Due to the FastDesignMover, this funfoldes may take a lot of time. If possible, please use the slurm.use configuration. In case this is not possible, you may reduce the number of decoys to be generated via the nstruct parameter option.

Parameters:
  • nstruct (Optional[int]) – Number of decoys to be generated (default: 2000).
  • natbias (Optional[float]) – Score function bias towards per secondary structure types (default: 2.5).
  • layer_design (Optional[bool]) – If funfoldes should a layer design approach (default: True).
Raises:
NodeDataError:On check. If the required fields to be executed are not there.
NodeMissingError:
 On exection. If required variable inputs are not there.

Analytics

class statistics(tag, source, stage, analysis, metric=None, **kwargs)

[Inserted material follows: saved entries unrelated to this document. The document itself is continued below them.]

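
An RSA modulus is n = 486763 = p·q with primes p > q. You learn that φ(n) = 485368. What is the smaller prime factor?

677

φ(n) = (p−1)(q−1) = n − (p+q) + 1, so p + q = 486763 − 485368 + 1 = 1396.
p and q are the roots of t² − 1396t + 486763 = 0.
Discriminant: 1396² − 4·486763 = 1948816 − 1947052 = 1764; √1764 = 42.
q = (1396 − 42)/2 = 677, p = (1396 + 42)/2 = 719.
Check: 677 · 719 = 486763.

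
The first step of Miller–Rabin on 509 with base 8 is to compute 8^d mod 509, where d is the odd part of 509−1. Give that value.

208

509 − 1 = 508 = 2^2 · 127, so d = 127.
8^1 ≡ 8 (mod 509)
8^2 ≡ 8^2 = 64 ≡ 64 (mod 509)
8^4 ≡ 64^2 = 4096 ≡ 24 (mod 509)
8^8 ≡ 24^2 = 576 ≡ 67 (mod 509)
8^16 ≡ 67^2 = 4489 ≡ 417 (mod 509)
8^32 ≡ 417^2 = 173889 ≡ 320 (mod 509)
8^64 ≡ 320^2 = 102400 ≡ 91 (mod 509)
127 = 64 + 32 + 16 + 8 + 4 + 2 + 1 in binary powers of 2.
So 8^127 ≡ 91 · 320 · 417 · 67 · 24 · 64 · 8 ≡ 208 (mod 509).
Squaring chain: 208 → 508; reaches −1, so base 8 does not prove 509 composite.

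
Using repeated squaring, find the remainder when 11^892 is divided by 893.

410

11^1 ≡ 11 (mod 893)
11^2 ≡ 11^2 = 121 ≡ 121 (mod 893)
11^4 ≡ 121^2 = 14641 ≡ 353 (mod 893)
11^8 ≡ 353^2 = 124609 ≡ 482 (mod 893)
11^16 ≡ 482^2 = 232324 ≡ 144 (mod 893)
11^32 ≡ 144^2 = 20736 ≡ 197 (mod 893)
11^64 ≡ 197^2 = 38809 ≡ 410 (mod 893)
11^128 ≡ 410^2 = 168100 ≡ 216 (mod 893)
11^256 ≡ 216^2 = 46656 ≡ 220 (mod 893)
11^512 ≡ 220^2 = 48400 ≡ 178 (mod 893)
892 = 512 + 256 + 64 + 32 + 16 + 8 + 4 in binary powers of 2.
So 11^892 ≡ 178 · 220 · 410 · 197 · 144 · 482 · 353 ≡ 410 (mod 893).
Since 410 ≠ 1, base 11 is a Fermat witness: 893 is composite.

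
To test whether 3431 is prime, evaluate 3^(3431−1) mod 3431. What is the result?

3^1 ≡ 3 (mod 3431)
3^2 ≡ 3^2 = 9 ≡ 9 (mod 3431)
3^4 ≡ 9^2 = 81 ≡ 81 (mod 3431)
3^8 ≡ 81^2 = 6561 ≡ 3130 (mod 3431)
3^16 ≡ 3130^2 = 9796900 ≡ 1395 (mod 3431)
3^32 ≡ 1395^2 = 1946025 ≡ 648 (mod 3431)
3^64 ≡ 648^2 = 419904 ≡ 1322 (mod 3431)
3^128 ≡ 1322^2 = 1747684 ≡ 1305 (mod 3431)
3^256 ≡ 1305^2 = 1703025 ≡ 1249 (mod 3431)
3^512 ≡ 1249^2 = 1560001 ≡ 2327 (mod 3431)
3^1024 ≡ 2327^2 = 5414929 ≡ 811 (mod 3431)
3^2048 ≡ 811^2 = 657721 ≡ 2400 (mod 3431)
3430 = 2048 + 1024 + 256 + 64 + 32 + 4 + 2 in binary powers of 2.
So 3^3430 ≡ 2400 · 811 · 1249 · 1322 · 648 · 81 · 9 ≡ 1014 (mod 3431).
Since 1014 ≠ 1, base 3 is a Fermat witness: 3431 is composite.

1014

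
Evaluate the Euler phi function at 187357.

Factor: 187357 = 17 · 103 · 107.
φ(187357) = (17−1) · (103−1) · (107−1) = 16 · 102 · 106 = 172992.

172992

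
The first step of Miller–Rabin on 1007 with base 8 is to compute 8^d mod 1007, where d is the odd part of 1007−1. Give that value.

373

1007 − 1 = 1006 = 2^1 · 503, so d = 503.
8^1 ≡ 8 (mod 1007)
8^2 ≡ 8^2 = 64 ≡ 64 (mod 1007)
8^4 ≡ 64^2 = 4096 ≡ 68 (mod 1007)
8^8 ≡ 68^2 = 4624 ≡ 596 (mod 1007)
8^16 ≡ 596^2 = 355216 ≡ 752 (mod 1007)
8^32 ≡ 752^2 = 565504 ≡ 577 (mod 1007)
8^64 ≡ 577^2 = 332929 ≡ 619 (mod 1007)
8^128 ≡ 619^2 = 383161 ≡ 501 (mod 1007)
8^256 ≡ 501^2 = 251001 ≡ 258 (mod 1007)
503 = 256 + 128 + 64 + 32 + 16 + 4 + 2 + 1 in binary powers of 2.
So 8^503 ≡ 258 · 501 · 619 · 577 · 752 · 68 · 64 · 8 ≡ 373 (mod 1007).
Squaring chain: 373; never reaches −1, so base 8 is a Miller–Rabin witness that 1007 is composite.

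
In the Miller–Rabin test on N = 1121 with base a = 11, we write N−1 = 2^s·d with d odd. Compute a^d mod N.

1121 − 1 = 1120 = 2^5 · 35, so d = 35.
11^1 ≡ 11 (mod 1121)
11^2 ≡ 11^2 = 121 ≡ 121 (mod 1121)
11^4 ≡ 121^2 = 14641 ≡ 68 (mod 1121)
11^8 ≡ 68^2 = 4624 ≡ 140 (mod 1121)
11^16 ≡ 140^2 = 19600 ≡ 543 (mod 1121)
11^32 ≡ 543^2 = 294849 ≡ 26 (mod 1121)
35 = 32 + 2 + 1 in binary powers of 2.
So 11^35 ≡ 26 · 121 · 11 ≡ 976 (mod 1121).
Squaring chain: 976 → 847 → 1090 → 961 → 938; never reaches −1, so base 11 is a Miller–Rabin witness that 1121 is composite.

976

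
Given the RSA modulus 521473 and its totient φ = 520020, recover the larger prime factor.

811

φ(n) = (p−1)(q−1) = n − (p+q) + 1, so p + q = 521473 − 520020 + 1 = 1454.
p and q are the roots of t² − 1454t + 521473 = 0.
Discriminant: 1454² − 4·521473 = 2114116 − 2085892 = 28224; √28224 = 168.
q = (1454 − 168)/2 = 643, p = (1454 + 168)/2 = 811.
Check: 643 · 811 = 521473.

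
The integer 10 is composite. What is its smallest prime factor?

2

10 is even: 2 divides it.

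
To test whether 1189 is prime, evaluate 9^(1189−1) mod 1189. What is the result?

9^1 ≡ 9 (mod 1189)
9^2 ≡ 9^2 = 81 ≡ 81 (mod 1189)
9^4 ≡ 81^2 = 6561 ≡ 616 (mod 1189)
9^8 ≡ 616^2 = 379456 ≡ 165 (mod 1189)
9^16 ≡ 165^2 = 27225 ≡ 1067 (mod 1189)
9^32 ≡ 1067^2 = 1138489 ≡ 616 (mod 1189)
9^64 ≡ 616^2 = 379456 ≡ 165 (mod 1189)
9^128 ≡ 165^2 = 27225 ≡ 1067 (mod 1189)
9^256 ≡ 1067^2 = 1138489 ≡ 616 (mod 1189)
9^512 ≡ 616^2 = 379456 ≡ 165 (mod 1189)
9^1024 ≡ 165^2 = 27225 ≡ 1067 (mod 1189)
1188 = 1024 + 128 + 32 + 4 in binary powers of 2.
So 9^1188 ≡ 1067 · 1067 · 616 · 616 ≡ 575 (mod 1189).
Since 575 ≠ 1, base 9 is a Fermat witness: 1189 is composite.

575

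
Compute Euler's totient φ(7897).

Factor: 7897 = 53 · 149.
φ(7897) = (53−1) · (149−1) = 52 · 148 = 7696.

7696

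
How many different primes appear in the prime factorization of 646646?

6

646646 = 2 · 323323
323323 = 7 · 46189
46189 = 11 · 4199
4199 = 13 · 323
323 = 17 · 19
646646 = 2 · 7 · 11 · 13 · 17 · 19, which has 6 distinct prime factors.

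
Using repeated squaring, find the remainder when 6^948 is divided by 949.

300

6^1 ≡ 6 (mod 949)
6^2 ≡ 6^2 = 36 ≡ 36 (mod 949)
6^4 ≡ 36^2 = 1296 ≡ 347 (mod 949)
6^8 ≡ 347^2 = 120409 ≡ 835 (mod 949)
6^16 ≡ 835^2 = 697225 ≡ 659 (mod 949)
6^32 ≡ 659^2 = 434281 ≡ 588 (mod 949)
6^64 ≡ 588^2 = 345744 ≡ 308 (mod 949)
6^128 ≡ 308^2 = 94864 ≡ 913 (mod 949)
6^256 ≡ 913^2 = 833569 ≡ 347 (mod 949)
6^512 ≡ 347^2 = 120409 ≡ 835 (mod 949)
948 = 512 + 256 + 128 + 32 + 16 + 4 in binary powers of 2.
So 6^948 ≡ 835 · 347 · 913 · 588 · 659 · 347 ≡ 300 (mod 949).
Since 300 ≠ 1, base 6 is a Fermat witness: 949 is composite.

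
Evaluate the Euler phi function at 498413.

476784

Factor: 498413 = 43 · 67 · 173.
φ(498413) = (43−1) · (67−1) · (173−1) = 42 · 66 · 172 = 476784.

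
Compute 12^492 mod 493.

378

12^1 ≡ 12 (mod 493)
12^2 ≡ 12^2 = 144 ≡ 144 (mod 493)
12^4 ≡ 144^2 = 20736 ≡ 30 (mod 493)
12^8 ≡ 30^2 = 900 ≡ 407 (mod 493)
12^16 ≡ 407^2 = 165649 ≡ 1 (mod 493)
12^32 ≡ 1^2 = 1 ≡ 1 (mod 493)
12^64 ≡ 1^2 = 1 ≡ 1 (mod 493)
12^128 ≡ 1^2 = 1 ≡ 1 (mod 493)
12^256 ≡ 1^2 = 1 ≡ 1 (mod 493)
492 = 256 + 128 + 64 + 32 + 8 + 4 in binary powers of 2.
So 12^492 ≡ 1 · 1 · 1 · 1 · 407 · 30 ≡ 378 (mod 493).
Since 378 ≠ 1, base 12 is a Fermat witness: 493 is composite.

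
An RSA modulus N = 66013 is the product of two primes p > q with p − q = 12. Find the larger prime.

Since p = q + 12, we have 66013 = q(q + 12), so q² + 12q − 66013 = 0.
Discriminant: 12² + 4·66013 = 144 + 264052 = 264196; √264196 = 514.
q = (−12 + 514)/2 = 251, and p = q + 12 = 263.
Check: 251 · 263 = 66013.

263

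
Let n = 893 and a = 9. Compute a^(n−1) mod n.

9^1 ≡ 9 (mod 893)
9^2 ≡ 9^2 = 81 ≡ 81 (mod 893)
9^4 ≡ 81^2 = 6561 ≡ 310 (mod 893)
9^8 ≡ 310^2 = 96100 ≡ 549 (mod 893)
9^16 ≡ 549^2 = 301401 ≡ 460 (mod 893)
9^32 ≡ 460^2 = 211600 ≡ 852 (mod 893)
9^64 ≡ 852^2 = 725904 ≡ 788 (mod 893)
9^128 ≡ 788^2 = 620944 ≡ 309 (mod 893)
9^256 ≡ 309^2 = 95481 ≡ 823 (mod 893)
9^512 ≡ 823^2 = 677329 ≡ 435 (mod 893)
892 = 512 + 256 + 64 + 32 + 16 + 8 + 4 in binary powers of 2.
So 9^892 ≡ 435 · 823 · 788 · 852 · 460 · 549 · 310 ≡ 788 (mod 893).
Since 788 ≠ 1, base 9 is a Fermat witness: 893 is composite.

788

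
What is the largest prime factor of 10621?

43

10621 = 13 · 817
817 = 19 · 43
43 is prime.
So 10621 = 13 · 19 · 43; the largest prime factor is 43.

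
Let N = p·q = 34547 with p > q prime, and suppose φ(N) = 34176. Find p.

φ(n) = (p−1)(q−1) = n − (p+q) + 1, so p + q = 34547 − 34176 + 1 = 372.
p and q are the roots of t² − 372t + 34547 = 0.
Discriminant: 372² − 4·34547 = 138384 − 138188 = 196; √196 = 14.
q = (372 − 14)/2 = 179, p = (372 + 14)/2 = 193.
Check: 179 · 193 = 34547.

193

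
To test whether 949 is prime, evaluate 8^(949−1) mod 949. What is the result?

8^1 ≡ 8 (mod 949)
8^2 ≡ 8^2 = 64 ≡ 64 (mod 949)
8^4 ≡ 64^2 = 4096 ≡ 300 (mod 949)
8^8 ≡ 300^2 = 90000 ≡ 794 (mod 949)
8^16 ≡ 794^2 = 630436 ≡ 300 (mod 949)
8^32 ≡ 300^2 = 90000 ≡ 794 (mod 949)
8^64 ≡ 794^2 = 630436 ≡ 300 (mod 949)
8^128 ≡ 300^2 = 90000 ≡ 794 (mod 949)
8^256 ≡ 794^2 = 630436 ≡ 300 (mod 949)
8^512 ≡ 300^2 = 90000 ≡ 794 (mod 949)
948 = 512 + 256 + 128 + 32 + 16 + 4 in binary powers of 2.
So 8^948 ≡ 794 · 300 · 794 · 794 · 300 · 300 ≡ 1 (mod 949).
Since the result is 1, base 8 gives no evidence that 949 is composite.

1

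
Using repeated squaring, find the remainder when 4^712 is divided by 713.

4^1 ≡ 4 (mod 713)
4^2 ≡ 4^2 = 16 ≡ 16 (mod 713)
4^4 ≡ 16^2 = 256 ≡ 256 (mod 713)
4^8 ≡ 256^2 = 65536 ≡ 653 (mod 713)
4^16 ≡ 653^2 = 426409 ≡ 35 (mod 713)
4^32 ≡ 35^2 = 1225 ≡ 512 (mod 713)
4^64 ≡ 512^2 = 262144 ≡ 473 (mod 713)
4^128 ≡ 473^2 = 223729 ≡ 560 (mod 713)
4^256 ≡ 560^2 = 313600 ≡ 593 (mod 713)
4^512 ≡ 593^2 = 351649 ≡ 140 (mod 713)
712 = 512 + 128 + 64 + 8 in binary powers of 2.
So 4^712 ≡ 140 · 560 · 473 · 653 ≡ 78 (mod 713).
Since 78 ≠ 1, base 4 is a Fermat witness: 713 is composite.

78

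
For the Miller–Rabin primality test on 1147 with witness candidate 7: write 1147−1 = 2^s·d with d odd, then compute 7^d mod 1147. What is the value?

1147 − 1 = 1146 = 2^1 · 573, so d = 573.
7^1 ≡ 7 (mod 1147)
7^2 ≡ 7^2 = 49 ≡ 49 (mod 1147)
7^4 ≡ 49^2 = 2401 ≡ 107 (mod 1147)
7^8 ≡ 107^2 = 11449 ≡ 1126 (mod 1147)
7^16 ≡ 1126^2 = 1267876 ≡ 441 (mod 1147)
7^32 ≡ 441^2 = 194481 ≡ 638 (mod 1147)
7^64 ≡ 638^2 = 407044 ≡ 1006 (mod 1147)
7^128 ≡ 1006^2 = 1012036 ≡ 382 (mod 1147)
7^256 ≡ 382^2 = 145924 ≡ 255 (mod 1147)
7^512 ≡ 255^2 = 65025 ≡ 793 (mod 1147)
573 = 512 + 32 + 16 + 8 + 4 + 1 in binary powers of 2.
So 7^573 ≡ 793 · 638 · 441 · 1126 · 107 · 7 ≡ 1025 (mod 1147).
Squaring chain: 1025; never reaches −1, so base 7 is a Miller–Rabin witness that 1147 is composite.

1025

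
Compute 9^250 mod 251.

9^1 ≡ 9 (mod 251)
9^2 ≡ 9^2 = 81 ≡ 81 (mod 251)
9^4 ≡ 81^2 = 6561 ≡ 35 (mod 251)
9^8 ≡ 35^2 = 1225 ≡ 221 (mod 251)
9^16 ≡ 221^2 = 48841 ≡ 147 (mod 251)
9^32 ≡ 147^2 = 21609 ≡ 23 (mod 251)
9^64 ≡ 23^2 = 529 ≡ 27 (mod 251)
9^128 ≡ 27^2 = 729 ≡ 227 (mod 251)
250 = 128 + 64 + 32 + 16 + 8 + 2 in binary powers of 2.
So 9^250 ≡ 227 · 27 · 23 · 147 · 221 · 81 ≡ 1 (mod 251).
Since the result is 1, base 9 gives no evidence that 251 is composite.

1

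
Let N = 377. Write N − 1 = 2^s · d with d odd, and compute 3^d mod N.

308

377 − 1 = 376 = 2^3 · 47, so d = 47.
3^1 ≡ 3 (mod 377)
3^2 ≡ 3^2 = 9 ≡ 9 (mod 377)
3^4 ≡ 9^2 = 81 ≡ 81 (mod 377)
3^8 ≡ 81^2 = 6561 ≡ 152 (mod 377)
3^16 ≡ 152^2 = 23104 ≡ 107 (mod 377)
3^32 ≡ 107^2 = 11449 ≡ 139 (mod 377)
47 = 32 + 8 + 4 + 2 + 1 in binary powers of 2.
So 3^47 ≡ 139 · 152 · 81 · 9 · 3 ≡ 308 (mod 377).
Squaring chain: 308 → 237 → 373; never reaches −1, so base 3 is a Miller–Rabin witness that 377 is composite.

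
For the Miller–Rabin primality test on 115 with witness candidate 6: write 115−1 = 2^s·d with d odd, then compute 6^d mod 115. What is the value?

115 − 1 = 114 = 2^1 · 57, so d = 57.
6^1 ≡ 6 (mod 115)
6^2 ≡ 6^2 = 36 ≡ 36 (mod 115)
6^4 ≡ 36^2 = 1296 ≡ 31 (mod 115)
6^8 ≡ 31^2 = 961 ≡ 41 (mod 115)
6^16 ≡ 41^2 = 1681 ≡ 71 (mod 115)
6^32 ≡ 71^2 = 5041 ≡ 96 (mod 115)
57 = 32 + 16 + 8 + 1 in binary powers of 2.
So 6^57 ≡ 96 · 71 · 41 · 6 ≡ 36 (mod 115).
Squaring chain: 36; never reaches −1, so base 6 is a Miller–Rabin witness that 115 is composite.

36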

Various statistics on the sequence and structure level are computed depending on available scripts.

Note

Depends on the statistic.molprobity configuration option. Depends on the statistic.tmalign configuration option. Depends on the statistic.trrosetta_repo configuration option. Depends on the statistic.trrosetta_wts configuration option. Depends on the statistic.trrosetta_env configuration option.

Caution

In order to execute this Node, we highly recommend to install trRosetta with all dependencies. The external conda environment can be specified in the statistic.trrosetta_env configuration option.

To Developers

Due to its use in multiple Node, functions to deal with this Node are mostly located in the respective module file and external scripts are locate in this Node directory.

Parameters:
  • loop_range – Expected loop length is calculated from the euclidian distance between two secondary structures. This attribute adds a window of loop_range residues under and over the calculated length.
  • source (str) – Plugin designs come from, e.g. funfoldes.
  • stage (str) – The type of design, e.g. folded or designed.
  • analysis (str) – Geometric or quality assessment.
  • metric (Optional[str]) – Type of geometric or quality assessment.
Raises:
NodeDataError:On check. If the required fields to be executed are not there.